A robust, validated, redundant configuration of load balancers and/or connection pools is required to eliminate the 3rd party components as the weakest spot in the entire environment, undermining the SLA.

Possible Symptoms

• EOF errors received by an application client. Often related to maintenance events, but more often sporadic.

Prevention/Resolution

• EOF on a connection error at a client means that either the server or a "man-in-the-middle", such as a load balancer, closed the tcp connection. The most likely reason is a low idle connection timeout in a load balancer or in a connection pool. Often, it's a default that hasn't been changed. For example, the default idle timeout in AWS ELB is 60secs - a good setting for web servers but pretty bad for databases.

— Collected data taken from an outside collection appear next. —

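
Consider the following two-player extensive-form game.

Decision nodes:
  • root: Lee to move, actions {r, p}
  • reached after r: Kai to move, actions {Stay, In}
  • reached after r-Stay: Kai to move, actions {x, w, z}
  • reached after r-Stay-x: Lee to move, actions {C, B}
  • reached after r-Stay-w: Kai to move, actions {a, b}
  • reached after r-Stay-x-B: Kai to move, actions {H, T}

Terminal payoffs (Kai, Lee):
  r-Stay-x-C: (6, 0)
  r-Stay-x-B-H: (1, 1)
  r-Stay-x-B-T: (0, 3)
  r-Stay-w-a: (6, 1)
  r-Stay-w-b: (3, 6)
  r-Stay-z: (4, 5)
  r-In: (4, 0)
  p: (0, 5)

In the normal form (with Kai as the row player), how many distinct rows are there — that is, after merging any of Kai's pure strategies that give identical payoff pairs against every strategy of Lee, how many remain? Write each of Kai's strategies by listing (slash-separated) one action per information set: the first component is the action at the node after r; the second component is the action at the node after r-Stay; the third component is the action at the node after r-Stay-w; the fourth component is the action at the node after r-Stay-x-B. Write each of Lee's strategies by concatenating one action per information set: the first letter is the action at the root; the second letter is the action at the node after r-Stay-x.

Kai has 24 pure strategies: Stay/x/a/H, Stay/x/a/T, Stay/x/b/H, Stay/x/b/T, Stay/w/a/H, Stay/w/a/T, Stay/w/b/H, Stay/w/b/T, Stay/z/a/H, Stay/z/a/T, Stay/z/b/H, Stay/z/b/T, In/x/a/H, In/x/a/T, In/x/b/H, In/x/b/T, In/w/a/H, In/w/a/T, In/w/b/H, In/w/b/T, In/z/a/H, In/z/a/T, In/z/b/H, In/z/b/T. Columns: rC, rB, pC, pB.
{Stay/x/a/H, Stay/x/b/H} → row (6,0) (1,1) (0,5) (0,5)
{Stay/x/a/T, Stay/x/b/T} → row (6,0) (0,3) (0,5) (0,5)
{Stay/w/a/H, Stay/w/a/T} → row (6,1) (6,1) (0,5) (0,5)
{Stay/w/b/H, Stay/w/b/T} → row (3,6) (3,6) (0,5) (0,5)
{Stay/z/a/H, Stay/z/a/T, Stay/z/b/H, Stay/z/b/T} → row (4,5) (4,5) (0,5) (0,5)
{In/x/a/H, In/x/a/T, In/x/b/H, In/x/b/T, In/w/a/H, In/w/a/T, In/w/b/H, In/w/b/T, In/z/a/H, In/z/a/T, In/z/b/H, In/z/b/T} → row (4,0) (4,0) (0,5) (0,5)
That's 6 distinct rows out of 24 strategies.

6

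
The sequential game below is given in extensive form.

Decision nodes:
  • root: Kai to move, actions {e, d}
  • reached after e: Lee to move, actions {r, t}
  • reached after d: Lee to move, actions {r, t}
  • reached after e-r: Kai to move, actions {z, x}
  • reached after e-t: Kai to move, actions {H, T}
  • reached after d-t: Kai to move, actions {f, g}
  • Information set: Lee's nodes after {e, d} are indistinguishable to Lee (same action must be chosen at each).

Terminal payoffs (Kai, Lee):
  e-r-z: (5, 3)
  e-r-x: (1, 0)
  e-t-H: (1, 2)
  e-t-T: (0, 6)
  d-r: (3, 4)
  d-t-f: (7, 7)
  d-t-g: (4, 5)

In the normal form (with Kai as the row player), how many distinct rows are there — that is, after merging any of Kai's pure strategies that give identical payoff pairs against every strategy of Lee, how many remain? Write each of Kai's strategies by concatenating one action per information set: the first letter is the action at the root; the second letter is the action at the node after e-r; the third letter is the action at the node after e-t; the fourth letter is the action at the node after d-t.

6

Kai has 16 pure strategies: ezHf, ezHg, ezTf, ezTg, exHf, exHg, exTf, exTg, dzHf, dzHg, dzTf, dzTg, dxHf, dxHg, dxTf, dxTg. Columns: r, t.
{ezHf, ezHg} → row (5,3) (1,2)
{ezTf, ezTg} → row (5,3) (0,6)
{exHf, exHg} → row (1,0) (1,2)
{exTf, exTg} → row (1,0) (0,6)
{dzHf, dzTf, dxHf, dxTf} → row (3,4) (7,7)
{dzHg, dzTg, dxHg, dxTg} → row (3,4) (4,5)
That's 6 distinct rows out of 16 strategies.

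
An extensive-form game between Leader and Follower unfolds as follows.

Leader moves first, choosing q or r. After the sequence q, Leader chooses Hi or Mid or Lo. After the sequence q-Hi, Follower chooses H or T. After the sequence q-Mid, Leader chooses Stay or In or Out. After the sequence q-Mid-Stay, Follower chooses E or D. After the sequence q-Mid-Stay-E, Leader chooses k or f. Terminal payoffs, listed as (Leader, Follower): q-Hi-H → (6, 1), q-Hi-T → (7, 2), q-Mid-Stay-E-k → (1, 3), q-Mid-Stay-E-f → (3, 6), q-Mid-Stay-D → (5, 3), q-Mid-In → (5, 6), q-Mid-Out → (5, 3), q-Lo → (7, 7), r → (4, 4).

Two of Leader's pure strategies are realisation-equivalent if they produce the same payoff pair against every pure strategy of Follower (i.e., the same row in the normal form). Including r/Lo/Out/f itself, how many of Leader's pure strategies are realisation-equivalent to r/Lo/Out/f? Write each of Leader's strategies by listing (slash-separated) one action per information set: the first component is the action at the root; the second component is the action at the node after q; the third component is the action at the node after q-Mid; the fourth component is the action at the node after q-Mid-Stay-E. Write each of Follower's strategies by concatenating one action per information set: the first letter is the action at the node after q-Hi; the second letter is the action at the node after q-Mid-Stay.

Row for r/Lo/Out/f (columns HE, HD, TE, TD): (4,4) (4,4) (4,4) (4,4).
Under r/Lo/Out/f, Leader's choice at the node after q and at the node after q-Mid and at the node after q-Mid-Stay-E can never be reached regardless of what Follower does, so varying those choices leaves every outcome unchanged.
Holding the reachable choices fixed and varying the unreachable ones freely already gives 3 × 3 × 2 = 18 equivalent strategies.
No other strategy reproduces this row, so those 18 are the full class: r/Hi/Stay/k, r/Hi/Stay/f, r/Hi/In/k, r/Hi/In/f, r/Hi/Out/k, r/Hi/Out/f, r/Mid/Stay/k, r/Mid/Stay/f, r/Mid/In/k, r/Mid/In/f, r/Mid/Out/k, r/Mid/Out/f, r/Lo/Stay/k, r/Lo/Stay/f, r/Lo/In/k, r/Lo/In/f, r/Lo/Out/k, r/Lo/Out/f.

18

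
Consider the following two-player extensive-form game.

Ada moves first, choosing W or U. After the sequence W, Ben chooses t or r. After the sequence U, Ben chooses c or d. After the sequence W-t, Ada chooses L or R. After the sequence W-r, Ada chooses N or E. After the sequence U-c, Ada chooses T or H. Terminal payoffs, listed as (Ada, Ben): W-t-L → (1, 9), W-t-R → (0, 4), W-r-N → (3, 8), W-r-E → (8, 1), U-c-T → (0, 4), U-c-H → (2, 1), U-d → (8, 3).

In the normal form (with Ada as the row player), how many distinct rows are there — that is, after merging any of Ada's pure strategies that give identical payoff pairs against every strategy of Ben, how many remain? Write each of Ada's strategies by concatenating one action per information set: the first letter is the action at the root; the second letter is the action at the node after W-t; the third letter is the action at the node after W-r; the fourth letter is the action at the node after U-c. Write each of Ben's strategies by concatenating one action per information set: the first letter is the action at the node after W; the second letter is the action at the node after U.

Ada has 16 pure strategies: WLNT, WLNH, WLET, WLEH, WRNT, WRNH, WRET, WREH, ULNT, ULNH, ULET, ULEH, URNT, URNH, URET, UREH. Columns: tc, td, rc, rd.
{WLNT, WLNH} → row (1,9) (1,9) (3,8) (3,8)
{WLET, WLEH} → row (1,9) (1,9) (8,1) (8,1)
{WRNT, WRNH} → row (0,4) (0,4) (3,8) (3,8)
{WRET, WREH} → row (0,4) (0,4) (8,1) (8,1)
{ULNT, ULET, URNT, URET} → row (0,4) (8,3) (0,4) (8,3)
{ULNH, ULEH, URNH, UREH} → row (2,1) (8,3) (2,1) (8,3)
That's 6 distinct rows out of 16 strategies.

6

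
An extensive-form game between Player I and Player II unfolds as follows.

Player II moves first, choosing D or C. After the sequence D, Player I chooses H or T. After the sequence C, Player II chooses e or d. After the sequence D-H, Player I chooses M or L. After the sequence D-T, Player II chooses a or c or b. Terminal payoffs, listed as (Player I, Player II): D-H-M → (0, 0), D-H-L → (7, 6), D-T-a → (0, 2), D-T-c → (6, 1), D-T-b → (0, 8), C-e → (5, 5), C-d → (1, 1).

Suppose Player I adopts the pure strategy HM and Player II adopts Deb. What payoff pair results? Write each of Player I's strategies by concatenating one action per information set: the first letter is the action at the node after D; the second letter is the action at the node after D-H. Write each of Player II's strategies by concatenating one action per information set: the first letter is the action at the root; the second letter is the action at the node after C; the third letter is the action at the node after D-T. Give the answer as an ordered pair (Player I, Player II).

Trace the play path from the root:
  Player II plays D
  Player I plays H at [D]
  Player I plays M at [D-H]
→ terminal payoff (0, 0).
(Player II's choice at the node after C is never reached on this path, so it doesn't affect the outcome.)

(0, 0)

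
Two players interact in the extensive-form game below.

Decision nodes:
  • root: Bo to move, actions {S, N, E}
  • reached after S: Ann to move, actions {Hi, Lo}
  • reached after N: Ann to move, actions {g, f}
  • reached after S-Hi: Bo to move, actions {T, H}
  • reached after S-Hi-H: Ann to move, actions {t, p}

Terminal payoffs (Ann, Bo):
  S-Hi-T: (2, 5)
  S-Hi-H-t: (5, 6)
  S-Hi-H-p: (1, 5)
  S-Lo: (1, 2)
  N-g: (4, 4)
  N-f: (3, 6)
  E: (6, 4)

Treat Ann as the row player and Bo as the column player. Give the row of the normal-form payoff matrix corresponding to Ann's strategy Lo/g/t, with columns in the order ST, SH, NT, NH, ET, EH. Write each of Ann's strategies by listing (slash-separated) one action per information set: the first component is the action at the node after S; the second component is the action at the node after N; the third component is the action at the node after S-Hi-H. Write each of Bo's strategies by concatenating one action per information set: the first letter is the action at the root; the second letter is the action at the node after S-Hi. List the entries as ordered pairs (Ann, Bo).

vs ST: Bo plays S → Ann plays Lo at [S] → (1, 2)
vs SH: Bo plays S → Ann plays Lo at [S] → (1, 2)
vs NT: Bo plays N → Ann plays g at [N] → (4, 4)
vs NH: Bo plays N → Ann plays g at [N] → (4, 4)
vs ET: Bo plays E → (6, 4)
vs EH: Bo plays E → (6, 4)

(1,2) (1,2) (4,4) (4,4) (6,4) (6,4)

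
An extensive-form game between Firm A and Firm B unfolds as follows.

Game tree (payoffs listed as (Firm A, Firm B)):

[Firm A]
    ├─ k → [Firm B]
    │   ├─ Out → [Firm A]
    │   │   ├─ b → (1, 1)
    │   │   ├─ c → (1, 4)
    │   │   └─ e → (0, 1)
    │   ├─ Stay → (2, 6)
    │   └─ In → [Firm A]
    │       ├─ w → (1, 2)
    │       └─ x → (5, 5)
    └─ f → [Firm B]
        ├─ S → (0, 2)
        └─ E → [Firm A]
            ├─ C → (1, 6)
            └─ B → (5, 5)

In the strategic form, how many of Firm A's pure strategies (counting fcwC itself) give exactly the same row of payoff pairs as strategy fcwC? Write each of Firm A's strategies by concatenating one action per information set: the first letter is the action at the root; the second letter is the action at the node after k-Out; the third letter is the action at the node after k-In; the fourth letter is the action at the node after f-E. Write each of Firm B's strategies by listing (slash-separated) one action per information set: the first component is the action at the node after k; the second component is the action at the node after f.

6

Row for fcwC (columns Out/S, Out/E, Stay/S, Stay/E, In/S, In/E): (0,2) (1,6) (0,2) (1,6) (0,2) (1,6).
Under fcwC, Firm A's choice at the node after k-Out and at the node after k-In can never be reached regardless of what Firm B does, so varying those choices leaves every outcome unchanged.
Holding the reachable choices fixed and varying the unreachable ones freely already gives 3 × 2 = 6 equivalent strategies.
No other strategy reproduces this row, so those 6 are the full class: fbwC, fbxC, fcwC, fcxC, fewC, fexC.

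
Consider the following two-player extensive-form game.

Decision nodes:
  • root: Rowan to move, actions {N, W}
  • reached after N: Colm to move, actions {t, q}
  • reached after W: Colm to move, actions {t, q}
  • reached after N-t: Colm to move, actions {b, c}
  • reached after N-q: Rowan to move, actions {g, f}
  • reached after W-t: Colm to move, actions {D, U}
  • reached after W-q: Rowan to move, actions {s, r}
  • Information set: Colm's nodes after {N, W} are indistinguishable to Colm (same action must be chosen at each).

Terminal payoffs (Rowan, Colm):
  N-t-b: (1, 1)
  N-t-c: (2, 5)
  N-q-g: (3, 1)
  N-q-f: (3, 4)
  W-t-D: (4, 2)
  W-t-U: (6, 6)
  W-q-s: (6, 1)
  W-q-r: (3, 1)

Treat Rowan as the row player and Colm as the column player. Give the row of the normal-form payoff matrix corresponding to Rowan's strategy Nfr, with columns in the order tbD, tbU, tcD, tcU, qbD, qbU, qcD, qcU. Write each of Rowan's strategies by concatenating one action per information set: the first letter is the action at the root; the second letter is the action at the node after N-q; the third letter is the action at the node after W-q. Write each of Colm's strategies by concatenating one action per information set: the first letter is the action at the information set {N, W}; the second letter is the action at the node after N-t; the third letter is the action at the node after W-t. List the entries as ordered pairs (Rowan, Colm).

vs tbD: Rowan plays N → Colm plays t at [N] → Colm plays b at [N-t] → (1, 1)
vs tbU: Rowan plays N → Colm plays t at [N] → Colm plays b at [N-t] → (1, 1)
vs tcD: Rowan plays N → Colm plays t at [N] → Colm plays c at [N-t] → (2, 5)
vs tcU: Rowan plays N → Colm plays t at [N] → Colm plays c at [N-t] → (2, 5)
vs qbD: Rowan plays N → Colm plays q at [N] → Rowan plays f at [N-q] → (3, 4)
vs qbU: Rowan plays N → Colm plays q at [N] → Rowan plays f at [N-q] → (3, 4)
vs qcD: Rowan plays N → Colm plays q at [N] → Rowan plays f at [N-q] → (3, 4)
vs qcU: Rowan plays N → Colm plays q at [N] → Rowan plays f at [N-q] → (3, 4)

(1,1) (1,1) (2,5) (2,5) (3,4) (3,4) (3,4) (3,4)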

If that isn't the case, check statement/transaction/session timeouts in CRDB. They are off by default but perhaps were set. CRL recommends configuring the idle timeouts (there could be one for each side - client and server) to be MUCH larger than the slowest possible SQL operation, for example 10 or even 30 minutes.
• Load balancer configuration should be dynamic and be included into regular maintenance procedures. Such as online upgrades, node decommissioning, adding new nodes, etc. Application connectivity disruptions during an online CRDB cluster upgrade is a preventable yet a common example of an oversight in an operating procedure.